The Mustang 4-H Local History Project visited Camp Naco and the original Elgin School House in April. Both field trips imparted a sense of appreciation in members for not only the past, but for the work of conservation and preservation. 

On April 23, Elgin resident Sue Downing opened her home to the 4-H project. Downing has spent years restoring the original Elgin School House, salvaging wood beams, replacing rotted flooring to match the existing pieces, and acquiring period pieces—including doors, door knobs, and lighting fixtures—to complete the renovation. 

Members were given a tour of the former classrooms. Downing pointed out how the building has changed, and her efforts to prevent the building from collapse. 

After touring the main building, Downing displayed vintage tools and asked the youth to guess what each tool was used for.
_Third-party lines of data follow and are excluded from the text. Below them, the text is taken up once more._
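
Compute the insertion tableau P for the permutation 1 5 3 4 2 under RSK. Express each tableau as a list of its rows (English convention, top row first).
P = [[1, 2, 4], [3], [5]]

Insert 1: appended to row 1. P = [[1]].
Insert 5: appended to row 1. P = [[1, 5]].
Insert 3: 3 bumps 5 from row 1; 5 starts row 2. P = [[1, 3], [5]].
Insert 4: appended to row 1. P = [[1, 3, 4], [5]].
Insert 2: 2 bumps 3 from row 1; 3 bumps 5 from row 2; 5 starts row 3. P = [[1, 2, 4], [3], [5]].

So P = [[1, 2, 4], [3], [5]].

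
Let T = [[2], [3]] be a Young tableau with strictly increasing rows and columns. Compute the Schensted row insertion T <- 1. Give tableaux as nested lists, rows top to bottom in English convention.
In row 1, 1 replaces 2 (the leftmost entry greater than 1); 2 is bumped to row 2. In row 2, 2 replaces 3 (the leftmost entry greater than 2); 3 is bumped to row 3. 3 starts a new row 3. The new tableau is [[1], [2], [3]].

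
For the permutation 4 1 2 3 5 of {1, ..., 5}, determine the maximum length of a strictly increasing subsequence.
4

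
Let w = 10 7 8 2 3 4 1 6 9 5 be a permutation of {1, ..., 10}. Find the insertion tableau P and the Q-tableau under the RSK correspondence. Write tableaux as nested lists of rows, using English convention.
P = [[1, 3, 4, 5, 9], [2, 6], [7, 8], [10]], Q = [[1, 3, 6, 8, 9], [2, 5], [4, 10], [7]]

Insert each entry of the permutation into P by Schensted row insertion, recording in Q the position of each new cell.

Insert 10: appended to row 1. P = [[10]].
Insert 7: 7 bumps 10 from row 1; 10 starts row 2. P = [[7], [10]].
Insert 8: appended to row 1. P = [[7, 8], [10]].
Insert 2: 2 bumps 7 from row 1; 7 bumps 10 from row 2; 10 starts row 3. P = [[2, 8], [7], [10]].
Insert 3: 3 bumps 8 from row 1; 8 appends to row 2. P = [[2, 3], [7, 8], [10]].
Insert 4: appended to row 1. P = [[2, 3, 4], [7, 8], [10]].
Insert 1: 1 bumps 2 from row 1; 2 bumps 7 from row 2; 7 bumps 10 from row 3; 10 starts row 4. P = [[1, 3, 4], [2, 8], [7], [10]].
Insert 6: appended to row 1. P = [[1, 3, 4, 6], [2, 8], [7], [10]].
Insert 9: appended to row 1. P = [[1, 3, 4, 6, 9], [2, 8], [7], [10]].
Insert 5: 5 bumps 6 from row 1; 6 bumps 8 from row 2; 8 appends to row 3. P = [[1, 3, 4, 5, 9], [2, 6], [7, 8], [10]].

So P = [[1, 3, 4, 5, 9], [2, 6], [7, 8], [10]], Q = [[1, 3, 6, 8, 9], [2, 5], [4, 10], [7]].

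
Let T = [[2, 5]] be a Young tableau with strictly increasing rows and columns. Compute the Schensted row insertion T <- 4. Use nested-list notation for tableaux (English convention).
In row 1, 4 replaces 5 (the leftmost entry greater than 4); 5 is bumped to row 2. 5 starts a new row 2. The new tableau is [[2, 4], [5]].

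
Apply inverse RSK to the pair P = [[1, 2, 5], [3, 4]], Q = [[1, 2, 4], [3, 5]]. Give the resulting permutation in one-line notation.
3 4 1 5 2

Reverse the RSK construction: for i from n down to 1, find the cell of Q containing i, remove the entry at that cell from P, and reverse-bump it up through P; the value ejected from row 1 is w(i).

Step i=5: Q has 5 at row 2, column 2; remove 4 from row 2 of P and reverse-bump: 4 enters row 1 and ejects 2. So w(5) = 2. P is now [[1, 4, 5], [3]].
Step i=4: Q has 4 at row 1, column 3; remove that cell from P, ejecting 5. So w(4) = 5. P is now [[1, 4], [3]].
Step i=3: Q has 3 at row 2, column 1; remove 3 from row 2 of P and reverse-bump: 3 enters row 1 and ejects 1. So w(3) = 1. P is now [[3, 4]].
Step i=2: Q has 2 at row 1, column 2; remove that cell from P, ejecting 4. So w(2) = 4. P is now [[3]].
Step i=1: Q has 1 at row 1, column 1; remove that cell from P, ejecting 3. So w(1) = 3. P is now [].

So w = 3 4 1 5 2.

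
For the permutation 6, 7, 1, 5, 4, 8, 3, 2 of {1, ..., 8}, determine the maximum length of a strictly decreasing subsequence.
5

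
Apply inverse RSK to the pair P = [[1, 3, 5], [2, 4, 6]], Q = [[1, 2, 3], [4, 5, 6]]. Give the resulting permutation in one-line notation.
Reverse RSK: for i = n, n-1, ..., 1, locate i in Q, remove the corresponding corner cell from P, and reverse-bump its entry up through P; the value ejected from row 1 is w(i).

So w = 2 4 6 1 3 5.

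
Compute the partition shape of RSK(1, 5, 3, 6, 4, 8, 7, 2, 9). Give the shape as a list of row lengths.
[5, 3, 1]

Row-insert each entry into an empty tableau.

After inserting 1: P = [[1]].
After inserting 5: P = [[1, 5]].
After inserting 3: P = [[1, 3], [5]].
After inserting 6: P = [[1, 3, 6], [5]].
After inserting 4: P = [[1, 3, 4], [5, 6]].
After inserting 8: P = [[1, 3, 4, 8], [5, 6]].
After inserting 7: P = [[1, 3, 4, 7], [5, 6, 8]].
After inserting 2: P = [[1, 2, 4, 7], [3, 6, 8], [5]].
After inserting 9: P = [[1, 2, 4, 7, 9], [3, 6, 8], [5]].

The final insertion tableau P = [[1, 2, 4, 7, 9], [3, 6, 8], [5]] has shape [5, 3, 1].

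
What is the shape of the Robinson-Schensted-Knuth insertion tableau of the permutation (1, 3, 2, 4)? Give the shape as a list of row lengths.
Row-insert each entry into an empty tableau.

After inserting 1: P = [[1]].
After inserting 3: P = [[1, 3]].
After inserting 2: P = [[1, 2], [3]].
After inserting 4: P = [[1, 2, 4], [3]].

The final insertion tableau P = [[1, 2, 4], [3]] has shape [3, 1].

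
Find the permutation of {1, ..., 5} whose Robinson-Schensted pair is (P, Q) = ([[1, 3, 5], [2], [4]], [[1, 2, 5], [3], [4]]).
2 4 3 1 5

Reverse RSK: for i = n, n-1, ..., 1, locate i in Q, remove the corresponding corner cell from P, and reverse-bump its entry up through P; the value ejected from row 1 is w(i).

So w = 2 4 3 1 5.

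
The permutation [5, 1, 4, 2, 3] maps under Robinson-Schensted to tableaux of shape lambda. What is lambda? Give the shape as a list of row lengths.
[3, 1, 1]

Row-insert each entry into an empty tableau.

After inserting 5: P = [[5]].
After inserting 1: P = [[1], [5]].
After inserting 4: P = [[1, 4], [5]].
After inserting 2: P = [[1, 2], [4], [5]].
After inserting 3: P = [[1, 2, 3], [4], [5]].

The final insertion tableau P = [[1, 2, 3], [4], [5]] has shape [3, 1, 1].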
Next, she talked about the history of the school and the surrounding community of Elgin, describing the railroad running past the school, the station house next door that was used by railroad workers, the Elgin post office, general store, hotel, and gas station. These were the days when Elgin’s two-story hotel, community pools, and Elgin Club were the social centers for Southern Arizona. These places were where young people could  mingle and maybe meet a potential spouse, and families could come together to visit.
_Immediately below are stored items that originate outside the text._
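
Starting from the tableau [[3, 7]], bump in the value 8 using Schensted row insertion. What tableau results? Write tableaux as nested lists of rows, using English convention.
[[3, 7, 8]]

8 is larger than every entry of row 1, so it is appended to row 1. The new tableau is [[3, 7, 8]].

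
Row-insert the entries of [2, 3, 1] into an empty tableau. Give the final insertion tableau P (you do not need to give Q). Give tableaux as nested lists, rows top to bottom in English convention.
Insert 2: appended to row 1. P = [[2]].
Insert 3: appended to row 1. P = [[2, 3]].
Insert 1: 1 bumps 2 from row 1; 2 starts row 2. P = [[1, 3], [2]].

So P = [[1, 3], [2]].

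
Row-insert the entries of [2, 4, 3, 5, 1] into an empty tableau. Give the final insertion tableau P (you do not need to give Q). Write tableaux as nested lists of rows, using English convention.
P = [[1, 3, 5], [2], [4]]

Insert 2: appended to row 1. P = [[2]].
Insert 4: appended to row 1. P = [[2, 4]].
Insert 3: 3 bumps 4 from row 1; 4 starts row 2. P = [[2, 3], [4]].
Insert 5: appended to row 1. P = [[2, 3, 5], [4]].
Insert 1: 1 bumps 2 from row 1; 2 bumps 4 from row 2; 4 starts row 3. P = [[1, 3, 5], [2], [4]].

So P = [[1, 3, 5], [2], [4]].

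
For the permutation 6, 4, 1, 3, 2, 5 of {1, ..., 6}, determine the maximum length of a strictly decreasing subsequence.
4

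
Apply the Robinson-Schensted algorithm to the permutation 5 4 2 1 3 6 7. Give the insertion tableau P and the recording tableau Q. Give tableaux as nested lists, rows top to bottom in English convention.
Insert each entry of the permutation into P by Schensted row insertion, recording in Q the position of each new cell.

Insert 5: appended to row 1. P = [[5]], Q = [[1]].
Insert 4: 4 bumps 5 from row 1; 5 starts row 2. P = [[4], [5]], Q = [[1], [2]].
Insert 2: 2 bumps 4 from row 1; 4 bumps 5 from row 2; 5 starts row 3. P = [[2], [4], [5]], Q = [[1], [2], [3]].
Insert 1: 1 bumps 2 from row 1; 2 bumps 4 from row 2; 4 bumps 5 from row 3; 5 starts row 4. P = [[1], [2], [4], [5]], Q = [[1], [2], [3], [4]].
Insert 3: appended to row 1. P = [[1, 3], [2], [4], [5]], Q = [[1, 5], [2], [3], [4]].
Insert 6: appended to row 1. P = [[1, 3, 6], [2], [4], [5]], Q = [[1, 5, 6], [2], [3], [4]].
Insert 7: appended to row 1. P = [[1, 3, 6, 7], [2], [4], [5]], Q = [[1, 5, 6, 7], [2], [3], [4]].

So P = [[1, 3, 6, 7], [2], [4], [5]], Q = [[1, 5, 6, 7], [2], [3], [4]].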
The 1918 flu epidemic, the impact of local men leaving to fight in both world wars, the presence of  Conservation Corps members in the 1930s and early 1940s, and the filming of movies in the area was also discussed. Most surprising for the 4-H members was the approximately 12,000-year-old mammoth skeleton that was discovered in 1952 in the nearby wash. 

Members then went on a hike to the little known and nearly forgotten Mountain View Cemetery (also known as Suar’s cemetery or the Elgin Cemetery). The cemetery, which is on private property, has not been maintained. There are at least 40  individuals laid to rest here, but fewer than a handful of grave markers remain. 

The 4-H group decided to help conserve the site. After internet searches, dozens of texts, emails, and phone calls, the owner of the cemetery was located and contacted. The owner has agreed to help the 4-H club start conserving not only the physical property, but also researching those individuals buried here. 

Downing has amassed a large amount of information. This, coupled with local historian Alison Bunting’s research, will help the youth members to create an album of material to be stored in the Bowman Straddling History Center at the Sonoita Fairgrounds. Although each grave location might never be known, the youth hope to one day place a plaque or sign at the site listing all those who are known to be interred at the location. At a minimum, this small gesture will return their names to those who were nearly forgotten.  

One week prior, on April 16, 4-H members traveled to Camp Naco, a historic military post in Naco, Arizona, just north of the Mexico border. Camp Naco (also known as Fort Naco and Fort Newell) was a military outpost built during the Mexican Revolution in 1917 and was the first area in the western hemisphere to see aerial combat. 

Archaeologist Rebecca Orozco, who oversees the renovation of Camp Naco, gave the club a tour of the post. The Camp housed the U.S. Army 9th and 10th Cavalry and later the Buffalo Soldiers. Now in various stages of decay, the adobe and wood buildings are currently receiving the care they so desperately need. 

Camp Naco had both stables and tack rooms alongside a motor pool and mechanic facilities. Terrain, distance, and resources dictated which form of transportation was to be used for each outing.

Members were shown the segregation of the facility between black and white soldiers. Members discussed the topic of racial segregation and the role of the famous black Buffalo Soldiers and their influence on American history. 

Members were also taught about the role of fundraising, archaeology, and craftsmanship in restoring historic sites. Thanks to Orozco’s efforts, Camp Naco is now listed on the Eleven Most Endangered Historic Sites list and secured funding for preservation. Skilled craftsmen can now be hired to replicate and restore key buildings on the property.

The 4-Hers have agreed to return and be part of the adobe brick making process. Their work will help to restore a threatened piece of history. They will leave their fingerprints behind as a mark of their efforts to help preserve Camp Naco for future youth to behold.